A história dos Dogon
Os primeiros homens a refugiarem-se na falésia de Bandiagara, há mais de 1000 anos, eram muito pequenos e pretenciam ao povo Telem. Ocultaram as suas casas nas falésias para se esconderem dos caçadores Dogon, mas estes acabaram por expulsar os pigmeus no século XIV para se esconderem dos árabes, dos mandingas e dos fulas que os pretendiam converter ao islamismo. Calcula-se que os Dogon tenham origem nas margens do Nilo, no Egipto, e que dái tenham migrado para o Mali. Os Dogon, animistas, mantiveram-se escondidos nas profundezas da escarpa durante séculos.
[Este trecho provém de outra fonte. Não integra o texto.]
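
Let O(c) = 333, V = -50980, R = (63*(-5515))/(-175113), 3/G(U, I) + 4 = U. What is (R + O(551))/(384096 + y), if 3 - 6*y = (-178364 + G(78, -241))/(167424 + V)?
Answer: 336976940404896/386381748100811549 ≈ 0.00087214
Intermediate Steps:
G(U, I) = 3/(-4 + U)
R = 38605/19457 (R = -347445*(-1/175113) = 38605/19457 ≈ 1.9841)
y = 39049501/51701136 (y = ½ - (-178364 + 3/(-4 + 78))/(6*(167424 - 50980)) = ½ - (-178364 + 3/74)/(6*116444) = ½ - (-13198933)/(444*116444) = ½ - ⅙*(-13198933/8616856) = ½ + 13198933/51701136 = 39049501/51701136 ≈ 0.75529)
(R + O(551))/(384096 + y) = (38605/19457 + 333)/(384096 + 39049501/51701136) = 6517786/(19457*(19858238582557/51701136)) = (6517786/19457)*(51701136/19858238582557) = 336976940404896/386381748100811549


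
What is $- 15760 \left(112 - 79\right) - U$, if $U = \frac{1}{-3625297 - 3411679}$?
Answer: $- \frac{3659790478079}{7036976} \approx -5.2008 \cdot 10^{5}$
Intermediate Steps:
$U = - \frac{1}{7036976}$ ($U = \frac{1}{-7036976} = - \frac{1}{7036976} \approx -1.4211 \cdot 10^{-7}$)
$- 15760 \left(112 - 79\right) - U = - 15760 \left(112 - 79\right) - - \frac{1}{7036976} = - 15760 \left(112 - 79\right) + \frac{1}{7036976} = \left(-15760\right) 33 + \frac{1}{7036976} = -520080 + \frac{1}{7036976} = - \frac{3659790478079}{7036976}$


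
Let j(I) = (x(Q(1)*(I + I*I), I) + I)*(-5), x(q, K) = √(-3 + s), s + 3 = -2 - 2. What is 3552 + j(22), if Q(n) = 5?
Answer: 3442 - 5*I*√10 ≈ 3442.0 - 15.811*I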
Devido ao isolamento, mantiveram intactas a maioria das suas crenças e características culturais. Apesar do turismo crescente, a maioria das aldeias ainda mantém as pedras basilares da sua cultura ancestral. As aldeias Dogon estão hoje no topo e no sopé da falésia, sendo as cavernas Telem usadas como cemitérios. Muitas vezes, içam com cordas os cadávares para o topo da rocha.

A estranha cultura Dogon
Os Dogon acreditam que a terra, o sol, a lua e o ser humano foram criados por uma entidade divina chamada Ama. O filho de Ama com a terra são duas serpentes gémeas chamadas Nommo, que indicaram o caminho aos Dogon para a sua terra. A mutilação genital feminina é generalizada. O mito diz que Ama, ao tentar fecundar a terra, foi bloqueado por um monte de térmitas, representado, profanamente, pelo clitóris. Todas as mulheres Dogon devem, então, ser circuncisadas para dar azo à vida. Têm também um enorme conhecimento astronómico. Os Dogon são capazes de prever o aparecimento da estrela Sirius e a ela dedicam o festival Sigui, levado a cabo de 60 em 60 anos. As crenças dos Dogon anteciparam-se a algumas descobertas científicas, principalmente em relação à estrela Sirius.

*Tiago Carrasco, João Henriques e João Fontes estão rumo à Àfrica do Sul no projeto Road to World Cup. Foi mantida a grafia original, de português de Portugal.